Where they meet, they react to form solid ammonium chloride (\( \text{NH}_4\text{Cl} \)), which appears as a white ring.
Equation: \( \text{NH}_3 (g) + \text{HCl} (g) \rightarrow \text{NH}_4\text{Cl} (s) \)
Example
A gas jar containing bromine gas is placed upside down on top of an empty gas jar, separated by a glass plate. The plate is removed. After a while, the reddish-brown colour of bromine spreads into the empty jar. Explain why this happens.
▶️ Answer/Explanation
The bromine gas particles are in constant random motion due to their kinetic energy.
When the plate is removed, the particles spread from the region of high concentration (the lower jar) to the region of low concentration (the empty jar).
This spreading out of particles is called diffusion. It occurs even against gravity, because particle motion is random and not dependent on direction.
Effect of Relative Molecular Mass on the Rate of Diffusion
The rate at which a gas diffuses depends on its relative molecular mass (Mr). This can be explained by the kinetic particle theory and Graham’s Law of Diffusion.
Kinetic particle theory explanation
All gas particles have kinetic energy that depends on temperature. At the same temperature, lighter gas particles (with lower Mr) move faster than heavier particles (with higher Mr).Since diffusion is caused by the random movement of particles, lighter particles diffuse more quickly.
Graham’s Law of Diffusion
The rate of diffusion of a gas is inversely proportional to the square root of its relative molecular mass:
\( \text{Rate of diffusion} \propto \dfrac{1}{\sqrt{\text{Mr}}} \)
This means:
- Gases with lower Mr diffuse faster.
- Gases with higher Mr diffuse slower.
Examples
Hydrogen (\( \text{H}_2 \), Mr = 2) diffuses much faster than oxygen (\( \text{O}_2 \), Mr = 32).
Ammonia (\( \text{NH}_3 \), Mr = 17) diffuses faster than hydrogen chloride (\( \text{HCl} \), Mr = 36.5).
Experimental evidence
In the classic experiment with ammonia and hydrogen chloride gases in a tube, the white ring of ammonium chloride forms closer to the hydrochloric acid end.

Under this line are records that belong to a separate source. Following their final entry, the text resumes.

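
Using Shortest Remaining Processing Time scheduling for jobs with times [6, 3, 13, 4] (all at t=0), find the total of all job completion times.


Since all jobs arrive at t=0, SRPT equals SPT ordering.
SPT order: [3, 4, 6, 13]
Completion times:
  Job 1: p=3, C=3
  Job 2: p=4, C=7
  Job 3: p=6, C=13
  Job 4: p=13, C=26
Total completion time = 3 + 7 + 13 + 26 = 49

49


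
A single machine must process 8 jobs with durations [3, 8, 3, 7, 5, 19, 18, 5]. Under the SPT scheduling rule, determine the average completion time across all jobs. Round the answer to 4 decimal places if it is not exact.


Sort jobs by processing time (SPT order): [3, 3, 5, 5, 7, 8, 18, 19]
Compute completion times sequentially:
  Job 1: processing = 3, completes at 3
  Job 2: processing = 3, completes at 6
  Job 3: processing = 5, completes at 11
  Job 4: processing = 5, completes at 16
  Job 5: processing = 7, completes at 23
  Job 6: processing = 8, completes at 31
  Job 7: processing = 18, completes at 49
  Job 8: processing = 19, completes at 68
Sum of completion times = 207
Average completion time = 207/8 = 25.875

25.875


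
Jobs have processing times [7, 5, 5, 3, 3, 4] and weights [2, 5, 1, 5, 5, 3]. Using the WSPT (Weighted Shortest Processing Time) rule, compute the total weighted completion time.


Compute p/w ratios and sort ascending (WSPT): [(3, 5), (3, 5), (5, 5), (4, 3), (7, 2), (5, 1)]
Compute weighted completion times:
  Job (p=3,w=5): C=3, w*C=5*3=15
  Job (p=3,w=5): C=6, w*C=5*6=30
  Job (p=5,w=5): C=11, w*C=5*11=55
  Job (p=4,w=3): C=15, w*C=3*15=45
  Job (p=7,w=2): C=22, w*C=2*22=44
  Job (p=5,w=1): C=27, w*C=1*27=27
Total weighted completion time = 216

216


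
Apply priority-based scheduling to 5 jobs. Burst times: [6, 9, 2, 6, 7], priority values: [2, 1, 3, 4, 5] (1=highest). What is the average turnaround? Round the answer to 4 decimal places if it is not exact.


Sort by priority (ascending = highest first):
Order: [(1, 9), (2, 6), (3, 2), (4, 6), (5, 7)]
Completion times:
  Priority 1, burst=9, C=9
  Priority 2, burst=6, C=15
  Priority 3, burst=2, C=17
  Priority 4, burst=6, C=23
  Priority 5, burst=7, C=30
Average turnaround = 94/5 = 18.8

18.8


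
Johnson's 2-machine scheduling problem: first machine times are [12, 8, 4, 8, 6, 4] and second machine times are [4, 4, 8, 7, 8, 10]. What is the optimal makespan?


Apply Johnson's rule:
  Group 1 (a <= b): [(3, 4, 8), (6, 4, 10), (5, 6, 8)]
  Group 2 (a > b): [(4, 8, 7), (1, 12, 4), (2, 8, 4)]
Optimal job order: [3, 6, 5, 4, 1, 2]
Schedule:
  Job 3: M1 done at 4, M2 done at 12
  Job 6: M1 done at 8, M2 done at 22
  Job 5: M1 done at 14, M2 done at 30
  Job 4: M1 done at 22, M2 done at 37
  Job 1: M1 done at 34, M2 done at 41
  Job 2: M1 done at 42, M2 done at 46
Makespan = 46

46


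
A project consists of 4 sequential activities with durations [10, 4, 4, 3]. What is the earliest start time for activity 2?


Activity 2 starts after activities 1 through 1 complete.
Predecessor durations: [10]
ES = 10 = 10

10


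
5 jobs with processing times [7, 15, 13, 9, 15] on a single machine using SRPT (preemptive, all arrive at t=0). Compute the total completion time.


Since all jobs arrive at t=0, SRPT equals SPT ordering.
SPT order: [7, 9, 13, 15, 15]
Completion times:
  Job 1: p=7, C=7
  Job 2: p=9, C=16
  Job 3: p=13, C=29
  Job 4: p=15, C=44
  Job 5: p=15, C=59
Total completion time = 7 + 16 + 29 + 44 + 59 = 155

155


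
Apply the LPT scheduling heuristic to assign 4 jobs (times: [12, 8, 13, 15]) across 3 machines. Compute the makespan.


Sort jobs in decreasing order (LPT): [15, 13, 12, 8]
Assign each job to the least loaded machine:
  Machine 1: jobs [15], load = 15
  Machine 2: jobs [13], load = 13
  Machine 3: jobs [12, 8], load = 20
Makespan = max load = 20

20


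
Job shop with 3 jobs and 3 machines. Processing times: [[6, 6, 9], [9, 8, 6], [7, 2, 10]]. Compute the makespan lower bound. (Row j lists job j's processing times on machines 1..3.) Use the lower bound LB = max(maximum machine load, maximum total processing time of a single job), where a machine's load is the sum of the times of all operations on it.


Machine loads:
  Machine 1: 6 + 9 + 7 = 22
  Machine 2: 6 + 8 + 2 = 16
  Machine 3: 9 + 6 + 10 = 25
Max machine load = 25
Job totals:
  Job 1: 21
  Job 2: 23
  Job 3: 19
Max job total = 23
Lower bound = max(25, 23) = 25

25


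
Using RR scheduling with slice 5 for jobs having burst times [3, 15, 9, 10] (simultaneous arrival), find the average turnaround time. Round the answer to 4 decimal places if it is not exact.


Time quantum = 5
Execution trace:
  J1 runs 3 units, time = 3
  J2 runs 5 units, time = 8
  J3 runs 5 units, time = 13
  J4 runs 5 units, time = 18
  J2 runs 5 units, time = 23
  J3 runs 4 units, time = 27
  J4 runs 5 units, time = 32
  J2 runs 5 units, time = 37
Finish times: [3, 37, 27, 32]
Average turnaround = 99/4 = 24.75

24.75


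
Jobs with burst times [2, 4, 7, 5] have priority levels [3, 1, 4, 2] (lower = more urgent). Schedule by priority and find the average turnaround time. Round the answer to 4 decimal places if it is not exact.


Sort by priority (ascending = highest first):
Order: [(1, 4), (2, 5), (3, 2), (4, 7)]
Completion times:
  Priority 1, burst=4, C=4
  Priority 2, burst=5, C=9
  Priority 3, burst=2, C=11
  Priority 4, burst=7, C=18
Average turnaround = 42/4 = 10.5

10.5


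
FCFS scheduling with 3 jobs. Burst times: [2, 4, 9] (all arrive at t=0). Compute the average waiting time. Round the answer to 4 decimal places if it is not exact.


FCFS order (as given): [2, 4, 9]
Waiting times:
  Job 1: wait = 0
  Job 2: wait = 2
  Job 3: wait = 6
Sum of waiting times = 8
Average waiting time = 8/3 = 2.6667

2.6667


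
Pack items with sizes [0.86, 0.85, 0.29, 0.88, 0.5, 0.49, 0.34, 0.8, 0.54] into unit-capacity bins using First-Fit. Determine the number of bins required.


Place items sequentially using First-Fit:
  Item 0.86 -> new Bin 1
  Item 0.85 -> new Bin 2
  Item 0.29 -> new Bin 3
  Item 0.88 -> new Bin 4
  Item 0.5 -> Bin 3 (now 0.79)
  Item 0.49 -> new Bin 5
  Item 0.34 -> Bin 5 (now 0.83)
  Item 0.8 -> new Bin 6
  Item 0.54 -> new Bin 7
Total bins used = 7

7


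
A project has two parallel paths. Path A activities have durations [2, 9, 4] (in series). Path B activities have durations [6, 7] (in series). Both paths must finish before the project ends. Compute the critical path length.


Path A total = 2 + 9 + 4 = 15
Path B total = 6 + 7 = 13
Critical path = longest path = max(15, 13) = 15

15


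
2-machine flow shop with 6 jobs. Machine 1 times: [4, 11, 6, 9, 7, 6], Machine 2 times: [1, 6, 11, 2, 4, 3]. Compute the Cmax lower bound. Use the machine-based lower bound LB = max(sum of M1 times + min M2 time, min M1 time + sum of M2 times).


LB1 = sum(M1 times) + min(M2 times) = 43 + 1 = 44
LB2 = min(M1 times) + sum(M2 times) = 4 + 27 = 31
Lower bound = max(LB1, LB2) = max(44, 31) = 44

44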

This is because ammonia, having a lower Mr, diffuses faster than hydrogen chloride.
Example
Hydrogen gas (\( \text{H}_2 \), Mr = 2) and oxygen gas (\( \text{O}_2 \), Mr = 32) are kept at the same temperature and pressure. Calculate how many times faster hydrogen diffuses compared to oxygen.
▶️ Answer/Explanation
According to Graham’s Law:
\( \dfrac{\text{Rate of diffusion of H}_2}{\text{Rate of diffusion of O}_2} = \sqrt{\dfrac{\text{Mr of O}_2}{\text{Mr of H}_2}} \)
\( = \sqrt{\dfrac{32}{2}} = \sqrt{16} = 4 \)
Therefore, hydrogen diffuses 4 times faster than oxygen under the same conditions.
Example
Ammonia (\( \text{NH}_3 \), Mr = 17) and hydrogen chloride (\( \text{HCl} \), Mr = 36.5) gases are allowed to diffuse from opposite ends of a glass tube. Which gas diffuses faster and by what factor?
▶️ Answer/Explanation
Using Graham’s Law:
\( \dfrac{\text{Rate of NH}_3}{\text{Rate of HCl}} = \sqrt{\dfrac{36.5}{17}} \)
\( = \sqrt{2.15} \approx 1.47 \)
This means ammonia diffuses about 1.5 times faster than hydrogen chloride. Hence, the white ring of ammonium chloride forms closer to the HCl end of the tube.